We can be thankful that we live when such legal avenues are available. For much of history, debtors were not treated so kindly. Often they and their families were sold into slavery or they were cast into the debtors’ prison (2 Kings 4:1ff.). Bankruptcy might not be the optimum solution, but surely it is better than that! The reader asks about the year of Jubilee (Lev. 25) but that is not applicable here. The law of Jubilee applied only to the land of Canaan, only every fifty years, and only to Israelites. It was a law that made sure that the land remained with the families to whom it was allotted in the days of Joshua. The impoverished it was designed to help were not reckless spendthrifts, but God’s people who were victims of circumstances (plague, famine, etc). It provided an equitable solution for the poor in their distress and is an example of the merciful provision in God’s law, but it does not apply to modern nations.
Remember as well that the church has a role to play in all this. First, an impoverished Christian must not be ashamed to seek the help of the deacons. They are the representatives of the merciful Christ in the congregation. They do more than distribute alms. They also give advice on good stewardship.

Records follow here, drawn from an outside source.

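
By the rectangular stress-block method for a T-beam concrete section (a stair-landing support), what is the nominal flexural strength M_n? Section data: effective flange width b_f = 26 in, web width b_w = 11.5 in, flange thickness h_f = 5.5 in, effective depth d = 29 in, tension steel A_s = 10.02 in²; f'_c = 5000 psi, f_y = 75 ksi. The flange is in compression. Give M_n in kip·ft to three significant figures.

M_n ≈ 1590 kip·ft

Tension: T = A_s f_y = 10.02 × 75 = 751.5 kips.
Try a within the flange: a = T/(0.85 f'_c b_f) = 751.5/(0.85 × 5 × 26) = 6.801 in.
a = 6.801 > h_f = 5.5 in: the block extends into the web. Split into flange-overhang and web parts.
C_f = 0.85 f'_c (b_f − b_w) h_f = 0.85 × 5 × (26 − 11.5) × 5.5 = 338.9 kips.
Remaining web compression depth: a_w = (T − C_f)/(0.85 f'_c b_w) = (751.5 − 338.9)/(0.85 × 5 × 11.5) = 8.442 in.
M_n = C_f(d − h_f/2) + (T − C_f)(d − a_w/2) = 338.9 × (29 − 2.75) + 412.6 × (29 − 4.221) = 8896.1 + 10223.8 = 19119.9 kip·in.
M_n = 19119.9/12 = 1593.33 kip·ft.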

Often good management (if a person is not already hopelessly mired in debt) can avoid the case ending in bankruptcy. Second, if the elders have reason to believe that a man is exploiting his neighbor by abusing bankruptcy laws they should certainly intervene and admonish the church member. Church discipline might even be necessary in certain cases (1 Cor. 6:5–10), but each case would have to be determined individually.
I hope this answer, which by no means answers all the details concerning the subject of bankruptcy, has been of some help to our readers. Let us seek to be faithful in our financial affairs as well as in every other aspect of our life as stewards of what God has given.